C’est à l’occasion de sa polémique avec BFM TV que l’on découvre que notre ancienne candidate à la présidentielle avait très vraisemblablement un contrat avec la chaîne de Patrick Drahi. La plus grande opacité règne sur les arcanes juridiques de cette affaire, mais on note le terme technique employé par le directeur de la chaîne, Marc-Olivier Fogiel, pour justifier la rupture unilatérale du contrat : “le lien de confiance est rompu“.
Cette phrase sent bon le droit du travail. On reprendra ici l’ensemble des propos de Fogiel :
Elle s’était engagée à revenir et elle ne l’a pas fait. Elle l’a fait sur une chaîne concurrente LCI. Elle a planté le rendez-vous dans lequel elle était supposée venir s’expliquer. Nous avons décidé, et j’estime, que le lien de confiance avec Ségolène Royal était rompu.
La rupture du lien de confiance… Une expression curieusement très canadienne, puisque, en France, on préfère parler de perte de confiance.
La véritable information de cette affaire tient donc au lien d’argent qui a probablement existé entre BFM TV et Ségolène Royal. Celle-ci était payée pour “chroniquer” sur la chaîne.

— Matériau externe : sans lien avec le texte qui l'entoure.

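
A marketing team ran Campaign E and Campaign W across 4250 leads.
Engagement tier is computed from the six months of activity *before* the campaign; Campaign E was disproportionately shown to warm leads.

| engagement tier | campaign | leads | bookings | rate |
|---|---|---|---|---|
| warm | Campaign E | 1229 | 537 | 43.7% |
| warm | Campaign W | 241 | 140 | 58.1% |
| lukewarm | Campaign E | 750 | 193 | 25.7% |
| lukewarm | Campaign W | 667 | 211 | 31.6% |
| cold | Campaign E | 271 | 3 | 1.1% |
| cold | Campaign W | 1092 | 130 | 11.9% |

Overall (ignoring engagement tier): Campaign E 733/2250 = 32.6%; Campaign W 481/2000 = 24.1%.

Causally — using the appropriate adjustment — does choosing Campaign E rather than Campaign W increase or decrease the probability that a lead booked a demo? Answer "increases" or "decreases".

decreases

Campaign W is higher inside every engagement tier stratum but Campaign E is higher in aggregate. Whether to stratify depends on how engagement tier relates to the campaign.
Nothing the campaign does changes engagement tier; the imbalance is an allocation artefact. With engagement tier also predicting the outcome, the pooled figure is confounded, and the within-stratum comparison is the causal one.
Within each level — warm: 43.7% vs 58.1%; lukewarm: 25.7% vs 31.6%; cold: 1.1% vs 11.9% — Campaign W is higher every time.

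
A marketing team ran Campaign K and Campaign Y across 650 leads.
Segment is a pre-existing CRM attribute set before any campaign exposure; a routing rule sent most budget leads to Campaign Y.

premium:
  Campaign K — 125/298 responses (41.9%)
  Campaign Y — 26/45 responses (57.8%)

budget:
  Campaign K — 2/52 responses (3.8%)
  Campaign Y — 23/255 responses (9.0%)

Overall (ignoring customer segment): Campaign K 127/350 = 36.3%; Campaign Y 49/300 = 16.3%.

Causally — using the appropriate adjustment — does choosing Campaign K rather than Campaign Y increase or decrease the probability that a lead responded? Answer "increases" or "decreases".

Nothing the campaign does changes customer segment; the imbalance is an allocation artefact. With customer segment also predicting the outcome, the pooled figure is confounded, and the within-stratum comparison is the causal one.
Within each level — premium: 41.9% vs 57.8%; budget: 3.8% vs 9.0% — Campaign Y is higher every time.

decreases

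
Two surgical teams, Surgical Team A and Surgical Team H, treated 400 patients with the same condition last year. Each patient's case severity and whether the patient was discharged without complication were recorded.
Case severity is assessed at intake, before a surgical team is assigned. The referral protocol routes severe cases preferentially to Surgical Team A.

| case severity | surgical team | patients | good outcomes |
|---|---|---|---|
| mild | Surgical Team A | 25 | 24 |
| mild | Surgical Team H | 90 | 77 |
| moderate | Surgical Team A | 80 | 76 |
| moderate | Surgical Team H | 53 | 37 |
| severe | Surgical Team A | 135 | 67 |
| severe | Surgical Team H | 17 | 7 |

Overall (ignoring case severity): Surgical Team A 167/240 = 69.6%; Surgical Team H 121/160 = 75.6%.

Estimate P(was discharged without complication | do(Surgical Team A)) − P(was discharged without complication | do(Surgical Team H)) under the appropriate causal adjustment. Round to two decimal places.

The case severity-specific comparison favours Surgical Team A throughout, but the pooled figures favour Surgical Team H. The question is whether to condition on case severity.
The imbalance in case severity arose from how patients were allocated, not from anything the surgical team did; and case severity independently affects the outcome. The pooled gap is confounded — condition on case severity.
Adjusting over the population distribution of case severity: 0.287·(0.960−0.856) + 0.333·(0.950−0.698) + 0.380·(0.496−0.412) = +0.146.

+0.15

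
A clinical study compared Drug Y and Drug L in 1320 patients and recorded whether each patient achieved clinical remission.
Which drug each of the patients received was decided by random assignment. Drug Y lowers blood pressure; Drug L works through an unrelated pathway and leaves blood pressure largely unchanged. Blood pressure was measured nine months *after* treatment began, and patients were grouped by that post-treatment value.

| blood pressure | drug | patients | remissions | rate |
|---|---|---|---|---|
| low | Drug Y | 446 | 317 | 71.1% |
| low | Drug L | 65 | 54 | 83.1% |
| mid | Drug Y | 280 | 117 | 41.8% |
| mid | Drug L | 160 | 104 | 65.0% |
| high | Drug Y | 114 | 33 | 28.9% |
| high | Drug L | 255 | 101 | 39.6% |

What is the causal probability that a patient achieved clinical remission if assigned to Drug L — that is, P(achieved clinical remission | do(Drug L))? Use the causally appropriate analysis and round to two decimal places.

0.54

The stratified and pooled comparisons disagree (Drug L wins within each blood pressure; Drug Y wins overall), so the answer turns on the causal role of blood pressure.
Blood pressure is recorded after the drug and is itself shifted by it — it sits on the causal path from drug to outcome. Conditioning on a mediator would strip out part of the effect we want; the pooled comparison gives the total causal effect.
So P(outcome | do(Drug L)) is just the pooled rate for Drug L: 259/480 = 0.540.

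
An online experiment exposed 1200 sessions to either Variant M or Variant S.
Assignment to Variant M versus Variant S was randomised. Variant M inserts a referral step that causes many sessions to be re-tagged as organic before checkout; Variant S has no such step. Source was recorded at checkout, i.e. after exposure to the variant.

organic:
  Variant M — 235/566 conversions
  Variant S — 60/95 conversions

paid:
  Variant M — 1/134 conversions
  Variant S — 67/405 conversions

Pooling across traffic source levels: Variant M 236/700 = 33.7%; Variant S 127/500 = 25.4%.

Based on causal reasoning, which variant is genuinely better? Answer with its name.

Variant M

The traffic source-specific comparison favours Variant S throughout, but the pooled figures favour Variant M. The question is whether to condition on traffic source.
Traffic source is downstream of the variant. One should not condition on a consequence of treatment, so the overall rates are the right comparison.
Pooled: Variant M 33.7% vs Variant S 25.4%; Variant M is higher overall.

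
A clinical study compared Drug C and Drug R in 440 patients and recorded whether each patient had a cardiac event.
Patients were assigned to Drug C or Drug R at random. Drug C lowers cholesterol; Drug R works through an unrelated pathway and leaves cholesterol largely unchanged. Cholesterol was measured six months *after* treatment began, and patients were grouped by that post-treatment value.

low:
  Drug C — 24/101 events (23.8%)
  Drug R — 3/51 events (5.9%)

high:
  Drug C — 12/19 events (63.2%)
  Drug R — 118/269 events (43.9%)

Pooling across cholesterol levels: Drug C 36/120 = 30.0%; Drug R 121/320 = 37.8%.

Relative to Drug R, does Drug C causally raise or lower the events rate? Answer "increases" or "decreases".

Cholesterol lies on the pathway drug → cholesterol → outcome, so adjusting for it blocks the indirect effect. For the total causal effect of drug, use the unadjusted pooled rates.
Pooled: Drug C 30.0% vs Drug R 37.8%; Drug C is lower overall.

decreases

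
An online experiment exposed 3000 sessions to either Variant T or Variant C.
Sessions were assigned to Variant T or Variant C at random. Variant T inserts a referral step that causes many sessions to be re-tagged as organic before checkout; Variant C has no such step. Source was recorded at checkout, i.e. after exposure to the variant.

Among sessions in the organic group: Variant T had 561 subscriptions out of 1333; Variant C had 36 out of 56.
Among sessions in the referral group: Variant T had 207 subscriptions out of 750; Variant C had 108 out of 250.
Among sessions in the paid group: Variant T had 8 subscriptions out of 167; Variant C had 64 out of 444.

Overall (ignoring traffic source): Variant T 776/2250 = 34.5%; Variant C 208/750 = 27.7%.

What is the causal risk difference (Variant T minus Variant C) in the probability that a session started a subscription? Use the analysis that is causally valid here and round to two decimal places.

+0.07

The traffic source-specific comparison favours Variant C throughout, but the pooled figures favour Variant T. The question is whether to condition on traffic source.
The distribution of traffic source is itself part of what the variant does — it is an intermediate outcome. Holding it fixed would remove that part of the effect; the total effect is the pooled difference.
The causal difference is the pooled difference: 0.345 − 0.277 = +0.068.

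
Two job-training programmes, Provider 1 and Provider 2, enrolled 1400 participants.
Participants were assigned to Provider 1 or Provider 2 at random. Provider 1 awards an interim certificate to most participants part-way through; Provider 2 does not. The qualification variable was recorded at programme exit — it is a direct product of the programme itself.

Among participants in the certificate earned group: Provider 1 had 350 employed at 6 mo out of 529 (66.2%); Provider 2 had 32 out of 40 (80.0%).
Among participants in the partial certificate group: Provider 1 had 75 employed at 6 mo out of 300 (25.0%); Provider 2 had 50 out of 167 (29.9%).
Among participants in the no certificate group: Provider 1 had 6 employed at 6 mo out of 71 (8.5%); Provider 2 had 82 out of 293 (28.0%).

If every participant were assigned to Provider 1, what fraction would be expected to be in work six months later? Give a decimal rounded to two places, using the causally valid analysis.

0.48

Within every qualification attained during the programme level Provider 2 has the higher rate, yet pooled Provider 1 does — Simpson's reversal.
Qualification attained during the programme is downstream of the programme. One should not condition on a consequence of treatment, so the overall rates are the right comparison.
So P(outcome | do(Provider 1)) is just the pooled rate for Provider 1: 431/900 = 0.479.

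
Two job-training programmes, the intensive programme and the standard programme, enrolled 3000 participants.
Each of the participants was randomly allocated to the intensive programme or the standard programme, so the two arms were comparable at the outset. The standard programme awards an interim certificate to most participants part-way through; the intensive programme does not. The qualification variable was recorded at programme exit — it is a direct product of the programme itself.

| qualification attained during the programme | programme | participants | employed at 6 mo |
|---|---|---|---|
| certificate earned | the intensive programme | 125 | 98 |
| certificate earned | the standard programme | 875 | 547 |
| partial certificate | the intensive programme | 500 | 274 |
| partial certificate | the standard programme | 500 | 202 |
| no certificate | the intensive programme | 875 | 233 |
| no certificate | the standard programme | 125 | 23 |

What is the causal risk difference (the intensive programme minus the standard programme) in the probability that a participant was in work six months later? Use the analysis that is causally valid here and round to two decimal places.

Qualification attained during the programme here is a post-treatment variable shaped by the programme; conditioning on it would introduce bias rather than remove it. The overall comparison is the causal one.
The causal difference is the pooled difference: 0.403 − 0.515 = -0.111.

-0.11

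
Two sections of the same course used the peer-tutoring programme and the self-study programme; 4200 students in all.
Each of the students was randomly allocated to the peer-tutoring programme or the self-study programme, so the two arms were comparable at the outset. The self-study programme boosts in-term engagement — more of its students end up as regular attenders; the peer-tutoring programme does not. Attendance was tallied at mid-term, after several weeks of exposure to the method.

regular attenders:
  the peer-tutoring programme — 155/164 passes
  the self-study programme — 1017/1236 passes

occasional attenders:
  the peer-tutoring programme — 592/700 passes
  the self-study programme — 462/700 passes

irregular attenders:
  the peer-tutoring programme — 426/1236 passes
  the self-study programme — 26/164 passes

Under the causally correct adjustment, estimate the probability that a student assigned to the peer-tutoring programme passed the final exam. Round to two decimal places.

0.56

The distribution of mid-term attendance is itself part of what the teaching method does — it is an intermediate outcome. Holding it fixed would remove that part of the effect; the total effect is the pooled difference.
So P(outcome | do(the peer-tutoring programme)) is just the pooled rate for the peer-tutoring programme: 1173/2100 = 0.559.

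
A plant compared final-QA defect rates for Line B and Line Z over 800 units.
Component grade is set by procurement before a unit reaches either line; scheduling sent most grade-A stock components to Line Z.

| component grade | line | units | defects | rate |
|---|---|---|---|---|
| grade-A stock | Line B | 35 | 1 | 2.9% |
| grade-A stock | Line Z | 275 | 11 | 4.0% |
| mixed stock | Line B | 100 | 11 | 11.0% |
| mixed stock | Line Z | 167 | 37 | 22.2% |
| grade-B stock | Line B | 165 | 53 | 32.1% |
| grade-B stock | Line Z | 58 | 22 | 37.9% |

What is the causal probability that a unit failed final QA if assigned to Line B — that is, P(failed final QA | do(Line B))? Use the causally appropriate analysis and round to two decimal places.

Within every component grade level Line B has the lower rate, yet pooled Line Z does — Simpson's reversal.
The imbalance in component grade arose from how units were allocated, not from anything the line did; and component grade independently affects the outcome. The pooled gap is confounded — condition on component grade.
Standardising Line B to the population component grade mix: 0.388·1/35 + 0.334·11/100 + 0.279·53/165 = 0.137.

0.14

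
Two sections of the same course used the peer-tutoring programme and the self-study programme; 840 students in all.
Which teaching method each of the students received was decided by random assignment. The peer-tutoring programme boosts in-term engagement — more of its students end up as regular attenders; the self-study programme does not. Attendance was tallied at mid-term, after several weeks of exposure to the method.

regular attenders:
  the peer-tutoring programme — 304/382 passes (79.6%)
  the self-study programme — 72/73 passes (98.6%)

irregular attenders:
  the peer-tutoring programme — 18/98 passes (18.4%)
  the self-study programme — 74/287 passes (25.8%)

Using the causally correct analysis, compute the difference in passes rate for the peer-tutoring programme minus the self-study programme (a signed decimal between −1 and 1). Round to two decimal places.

+0.27

The mid-term attendance-specific comparison favours the self-study programme throughout, but the pooled figures favour the peer-tutoring programme. The question is whether to condition on mid-term attendance.
Stratifying would compare teaching methods among students the teaching methods themselves sorted into mid-term attendance groups — a form of selection on an intermediate. The unconditioned pooled rates give the total causal effect.
The causal difference is the pooled difference: 0.671 − 0.406 = +0.265.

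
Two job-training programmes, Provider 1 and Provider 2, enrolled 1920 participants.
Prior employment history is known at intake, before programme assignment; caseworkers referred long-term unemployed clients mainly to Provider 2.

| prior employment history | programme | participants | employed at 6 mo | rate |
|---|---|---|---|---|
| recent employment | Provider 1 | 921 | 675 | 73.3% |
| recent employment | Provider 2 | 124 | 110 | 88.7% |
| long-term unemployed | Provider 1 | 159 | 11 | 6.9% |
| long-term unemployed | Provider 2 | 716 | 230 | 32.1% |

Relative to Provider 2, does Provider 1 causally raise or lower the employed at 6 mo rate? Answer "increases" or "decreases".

Prior employment history satisfies the back-door criterion: it is not a descendant of the programme, and it blocks the spurious path from programme to outcome. Adjusting for it (i.e., using the within-prior employment history rates) gives the causal effect.
Within each level — recent employment: 73.3% vs 88.7%; long-term unemployed: 6.9% vs 32.1% — Provider 2 is higher every time.

decreases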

Et, comme on le voit, ce statut est créateur d’obligations…
Même quand on s’appelle Ségolène Royal, on se doit de respecter son contrat. Et lorsque ce contrat porte sur du contenu éditorial, même Ségolène Royal doit accepter de livrer à BFM TV une soupe qui n’est pas libre. Elle doit porter la parole que ses maîtres lui achètent.
S’agissant d’une chaîne très dépendante des marchés financiers aux ordres du Deep State américain, on comprend que certains mots, certaines expressions, soient sévèrement bannis des interventions livrées par les chroniqueurs sur la chaîne qui paie. C’était évidemment le cas de tout ce qui touche à l’Ukraine, objet d’une propagande intensive de la part de la CIA et de ses obligés.
Ségolène Royal en a fait les frais.
Comment le Deep State asservit la presse
Le cas Royal complète parfaitement ce que nous avons mis en évidence sur la conférence de presse clandestine tenue par Emmanuel Macron auprès de l’association de la presse présidentielle. Il existe deux méthodes majeures pour transformer la presse prétendument libre et sérieuse en organismes de propagande purs et durs.
La première méthode consiste à ne parler qu’aux “journalistes alliés”, à qui l’on donne des informations confidentielles pourvu qu’ils fassent allégeance. Cette méthode fonctionne parfaitement, et permet de neutraliser toute critique sérieuse de la part des journalistes en charge des dossiers les plus sensibles.
La deuxième méthode consiste à “acheter” les voies les plus rebelles en leur proposant de juteux contrats de chroniqueurs. Si l’on juge par le rétropédalage que Ségolène Royal a entamé sur l’affaire ukrainienne, on peut même imaginer que la soupe est bonne…
Pour l’auditeur moyen, tout cela est évidemment invisible. Mais l’effet est destructeur : un citoyen lambda bien décidé à ne pas s’informer et à vivre dans le bien-être peut tout à fait vivre dans la matrice médiatique sans ne jamais se poser de question.